Não é a riqueza dos trajes nem o brilho das fantasias o que mais me fascina. É claro que, especialmente à noite, os olhos não desgrudam dos corpos bonitos e das roupas, nem sempre sumárias, desenhadas com capricho para valorizarem os movimentos dos passistas.
Mas não é isto o que mais me encanta.
O que me deixa mesmo extasiada é ver a ordem, o empenho, o cumprimento de regras, o respeito à hierarquia, a organização a que todos se submetem espontaneamente.
Aquilo que nas ruas não se cumpre, no Sambódromo é regra indiscutível.
Perfilam-se todos os cidadãos com os olhos postos em um objetivo comum, o de fazerem o melhor que podem.
Passam um ano inteiro trabalhando duro, doando o pouco tempo que têm, a fazerem objetos que nem sabem quem usará; esmeram-se em fazer bem feito o que o anonimato nem permitirá que se identifique o autor.
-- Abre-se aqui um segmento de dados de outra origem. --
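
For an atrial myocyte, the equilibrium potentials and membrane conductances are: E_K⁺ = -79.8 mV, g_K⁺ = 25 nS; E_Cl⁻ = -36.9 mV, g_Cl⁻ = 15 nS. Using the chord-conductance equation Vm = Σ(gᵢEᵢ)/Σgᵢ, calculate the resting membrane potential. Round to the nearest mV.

Σ gᵢEᵢ = 25·(-79.8) + 15·(-36.9) = -2548.50
Σ gᵢ = 25 + 15 = 40
Vm = -2548.50 / 40 = -63.71 mV

-64 mV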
Não faltam aos ensaios e nem a doença os afasta do compromisso com a escola de samba e com o objetivo longínquo de ganhar.
De onde vem essa energia que tanto nos falta nos outros dias do ano, no trabalho, nas escolas, na própria vida em família?
De onde surge essa energia que não se faz presente quando é preciso protestar? Ou quando é preciso apenas cumprir? Ou dizer a verdade?
De que recônditos quartos escuros da personalidade surge esse cidadão ideal, invejável na sua correção e no civismo?
Do que sofre o país que não motiva os seus filhos a serem sérios, honestos, competentes?
O que fazem esses quatro dias do ano que transformam indolentes funcionários de empresas desinteressantes, alunos de escolas entediantes, a se transformarem subitamente em cidadãos de elite?